The bill, should it be signed into law, would halve the size of last year’s dividend, which was $1,600. The bill has been referred to just one committee, Finance, co-chaired by Rep. Johnston, the bill’s cosponsor.

HB 306 is a statutory change, which may mean nothing in practical terms, since there is already a statutory formula that the Legislature has ignored for three years.

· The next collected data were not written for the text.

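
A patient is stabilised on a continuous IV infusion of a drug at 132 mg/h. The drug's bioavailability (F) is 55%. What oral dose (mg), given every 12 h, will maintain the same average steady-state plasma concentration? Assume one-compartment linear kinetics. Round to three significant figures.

2880 mg

To maintain the same Css, the systemic dosing rate must be unchanged: F·D/τ = infusion rate.
D = rate × τ / F = 132 × 12 / 0.55 = 2880 mg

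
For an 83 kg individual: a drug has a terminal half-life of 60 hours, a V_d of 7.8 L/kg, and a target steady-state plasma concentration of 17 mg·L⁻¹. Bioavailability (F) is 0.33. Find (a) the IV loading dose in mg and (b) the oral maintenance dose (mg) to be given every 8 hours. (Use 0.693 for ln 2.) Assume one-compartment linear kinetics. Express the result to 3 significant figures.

(a) 11000 mg; (b) 3080 mg

Total Vd = 7.8 × 83 = 647.4 L
LD = Vd × C = 647.4 × 17 = 11010 mg
CL = 0.693 × Vd / t½ = 0.693 × 647.4 / 60 = 7.477 L/h
D = CL × Css × τ / F = 7.477 × 17 × 8 / 0.33 = 3081 mg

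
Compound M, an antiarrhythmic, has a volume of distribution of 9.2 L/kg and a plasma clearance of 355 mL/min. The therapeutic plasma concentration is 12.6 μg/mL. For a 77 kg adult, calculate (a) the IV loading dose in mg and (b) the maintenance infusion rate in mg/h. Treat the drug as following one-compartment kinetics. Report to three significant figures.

Total Vd = 9.2 × 77 = 708.4 L
LD = Vd · C_target = 708.4 × 12.6 = 8926 mg
Convert clearance: 355 mL/min × 60 min/h ÷ 1000 mL/L = 21.30 L/h
Maintenance infusion rate = CL × Css = 21.30 × 12.6 = 268.4 mg/h

(a) 8930 mg; (b) 268 mg/h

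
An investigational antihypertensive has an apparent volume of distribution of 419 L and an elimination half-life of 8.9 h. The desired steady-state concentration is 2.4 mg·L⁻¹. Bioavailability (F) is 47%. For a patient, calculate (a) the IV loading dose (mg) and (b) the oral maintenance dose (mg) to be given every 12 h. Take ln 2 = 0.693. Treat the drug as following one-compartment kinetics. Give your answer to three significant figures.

LD = Vd × C = 419.0 × 2.4 = 1006 mg
CL = 0.693 × Vd / t½ = 0.693 × 419.0 / 8.9 = 32.63 L/h
D = CL × Css × τ / F = 32.63 × 2.4 × 12 / 0.47 = 1999 mg

(a) 1010 mg; (b) 2000 mg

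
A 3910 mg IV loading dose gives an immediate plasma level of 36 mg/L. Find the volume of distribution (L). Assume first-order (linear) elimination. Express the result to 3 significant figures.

Immediately after an IV bolus, C₀ = Dose / Vd, so Vd = Dose / C₀.
Vd = 3910 / 36 = 108.6 L

109 L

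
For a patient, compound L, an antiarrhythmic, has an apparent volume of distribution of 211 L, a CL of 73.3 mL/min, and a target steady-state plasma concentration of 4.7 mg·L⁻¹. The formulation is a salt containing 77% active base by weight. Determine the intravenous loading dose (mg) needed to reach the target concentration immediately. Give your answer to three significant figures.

1290 mg

The loading dose fills Vd to the target concentration.
LD = Vd × C / S = 211.0 × 4.700 / 0.77 = 1288 mg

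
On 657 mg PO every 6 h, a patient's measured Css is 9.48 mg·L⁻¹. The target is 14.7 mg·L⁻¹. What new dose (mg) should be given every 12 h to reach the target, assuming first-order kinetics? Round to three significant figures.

2040 mg

With linear kinetics, Css is proportional to dose rate (D/τ) at fixed clearance.
D₂ = D₁ × (Css,target / Css,current) × (τ₂/τ₁) = 657 × (14.7/9.48) × (12/6) = 2038 mg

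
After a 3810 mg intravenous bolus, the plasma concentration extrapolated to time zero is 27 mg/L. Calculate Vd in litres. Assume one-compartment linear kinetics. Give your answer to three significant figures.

Immediately after an IV bolus, C₀ = Dose / Vd, so Vd = Dose / C₀.
Vd = 3810 / 27 = 141.1 L

141 L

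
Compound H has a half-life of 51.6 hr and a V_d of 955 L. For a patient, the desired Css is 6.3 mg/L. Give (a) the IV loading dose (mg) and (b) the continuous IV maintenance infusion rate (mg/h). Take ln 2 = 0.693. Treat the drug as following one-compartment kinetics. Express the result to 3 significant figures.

LD = Vd × C = 955.0 × 6.3 = 6017 mg
CL = 0.693 × Vd / t½ = 0.693 × 955.0 / 51.6 = 12.83 L/h
Infusion rate = CL × Css = 12.83 × 6.3 = 80.83 mg/h

(a) 6020 mg; (b) 80.8 mg/h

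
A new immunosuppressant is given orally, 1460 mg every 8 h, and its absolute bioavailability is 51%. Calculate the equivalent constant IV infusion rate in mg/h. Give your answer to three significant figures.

93.1 mg/h

Equivalent systemic input: infusion rate = F·D/τ.
Rate = 0.51 × 1460 / 8 = 93.08 mg/h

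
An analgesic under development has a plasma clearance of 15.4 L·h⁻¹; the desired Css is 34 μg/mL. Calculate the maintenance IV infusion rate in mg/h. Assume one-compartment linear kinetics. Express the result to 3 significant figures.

524 mg/h

Rate = CL × Css = 15.40 × 34 = 523.6 mg/h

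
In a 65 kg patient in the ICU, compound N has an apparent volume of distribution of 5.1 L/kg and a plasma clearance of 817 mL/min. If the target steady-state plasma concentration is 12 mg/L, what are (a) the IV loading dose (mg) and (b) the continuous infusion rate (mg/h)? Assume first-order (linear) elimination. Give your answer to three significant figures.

(a) 3980 mg; (b) 588 mg/h

Vd = 5.1 L/kg × 65 kg = 331.5 L
Loading dose = Vd × C = 331.5 × 12 = 3978 mg
Convert clearance: 817 mL/min × 60 min/h ÷ 1000 mL/L = 49.02 L/h
Maintenance: replace elimination → rate = CL × Css = 49.02 × 12 = 588.2 mg/h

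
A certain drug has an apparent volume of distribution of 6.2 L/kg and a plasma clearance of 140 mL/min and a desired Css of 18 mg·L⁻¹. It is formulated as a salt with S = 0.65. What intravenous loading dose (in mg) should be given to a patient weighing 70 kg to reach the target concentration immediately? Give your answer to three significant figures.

Vd(total) = 70 kg × 6.2 L/kg = 434.0 L
Loading dose depends on Vd (not clearance): it fills the distribution volume.
LD = Vd × C / S = 434.0 × 18.00 / 0.65 = 12020 mg

12000 mg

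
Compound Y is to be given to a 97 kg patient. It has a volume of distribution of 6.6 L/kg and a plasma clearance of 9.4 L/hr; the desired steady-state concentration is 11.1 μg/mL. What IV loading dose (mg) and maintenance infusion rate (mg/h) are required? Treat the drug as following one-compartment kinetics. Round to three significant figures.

(a) 7110 mg; (b) 104 mg/h

Vd = 6.6 L/kg × 97 kg = 640.2 L
Loading dose = Vd × C = 640.2 × 11.1 = 7106 mg
Maintenance: replace elimination → rate = CL × Css = 9.400 × 11.1 = 104.3 mg/h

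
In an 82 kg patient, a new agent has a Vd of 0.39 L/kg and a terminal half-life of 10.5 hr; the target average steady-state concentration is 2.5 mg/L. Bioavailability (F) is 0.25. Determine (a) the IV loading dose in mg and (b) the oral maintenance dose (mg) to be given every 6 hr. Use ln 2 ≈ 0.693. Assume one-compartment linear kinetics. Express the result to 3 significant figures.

(a) 80.0 mg; (b) 127 mg

Vd(total) = 82 kg × 0.39 L/kg = 31.98 L
LD = Vd × C = 31.98 × 2.5 = 79.95 mg
CL = 0.693 × Vd / t½ = 0.693 × 31.98 / 10.5 = 2.111 L/h
D = CL × Css × τ / F = 2.111 × 2.5 × 6 / 0.25 = 126.7 mg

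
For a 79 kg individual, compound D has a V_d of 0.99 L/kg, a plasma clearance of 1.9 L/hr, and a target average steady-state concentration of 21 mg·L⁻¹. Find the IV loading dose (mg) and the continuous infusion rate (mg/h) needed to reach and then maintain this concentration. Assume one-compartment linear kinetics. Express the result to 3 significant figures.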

Four years ago, Gov. Bill Walker took half of the dividend, but did not use it for government. He just left the money in the Earnings Reserve Account. Three years ago, the Legislature started following the governor’s lead, using half of the dividend for government.

Now, the recommendation is 80 percent for government.

A separate bill from Rep. Adam Wool recommends that only 15 percent of the available funds from the Earnings Reserve Account be used for dividends, with the remaining 85 percent used for government.

Westerdam heads to Juneau early, but no passengers

SHIP HAS NO VIRUS, BUT ONE BUSINESS OWNER IS MAD

The first cruise ship of the season in Juneau wasn’t expected until April 24 with the arrival of the Carnival Spirit. But it’s now likely that the Holland America’s Westerdam will dock in Juneau for about three weeks in late March prior to the start of its summer cruising season in Alaska and the Pacific Northwest.

Holland America Line says it plans to simply take the ship out of service for those weeks, which were previously booked for Asia cruises. With the spread of the COVID-19 virus, Asia cruises are being cancelled and ports are facing ever-changing restrictions.

No one on the ship has had the virus that has circled the globe in the past two months.

The Westerdam, which flies under a Netherlands flag, is due to arrive without passengers in Honolulu on March 16. After receiving clearance there, it will travel to Alaska, and be docked for three weeks. It’s expected to arrive March 24.

By the time it arrives in Juneau near the end of March, it will have been empty of passengers for more than a month. While transiting the Pacific, the crew, all of whom have tested negative for the virus, will be disinfecting the ship further out of an abundance of caution.

Juneau’s City Manager Rorie Watt advised the Assembly and an assembly member leaked the news to the media earlier this week before the decision was announced by the company, forcing Holland America to play catch up in informing city leaders.

At least one local business manager in Juneau is unhappy with the arrival of the ship. Collette Costa, co-owner and manager of Gold Town Theater, wrote that she doesn’t welcome the “nihilistic, abusive industry” putting Juneau residents at risk:

Hey folks, before we begin, have y’all heard about the city’s brilliant decision to let this CORVID-exposed cruise ship sit here for a couple of weeks at the end of the month??  So apparently the city officials aren’t happy lapping at the water-dish of this nihilistic, abusive industry for 6 months a year, they need to extend that time frame while simultaneously risking the physical and mental well-being of its year-long residents by capriciously deciding–without our knowledge or consent–to let this ship sit at our docks.  So anyway, if you care at all, maybe throw a letter to Rorie Watt at [email protected].”

Others in Juneau don’t share the sentiment. One resident immediately scribed a note to Watt:

Acting on [Collette Costa’s] suggestion, I’m dropping a note to let you know that I, for one, do not share Collette’s fears. I’m sure that any medical professional will affirm that based on the timeframe since the passengers departed the ship (of which none have been diagnosed), the prevention steps taken to disinfect the ship and the monitoring of the crew, we can confidently welcome this economic boost to Juneau. My mental well-being is enhanced knowing that numerous local business will benefit by this unexpected, and timely, injection of cash. Thank you for whatever role you or other city officials played in approving this short-term ship visit.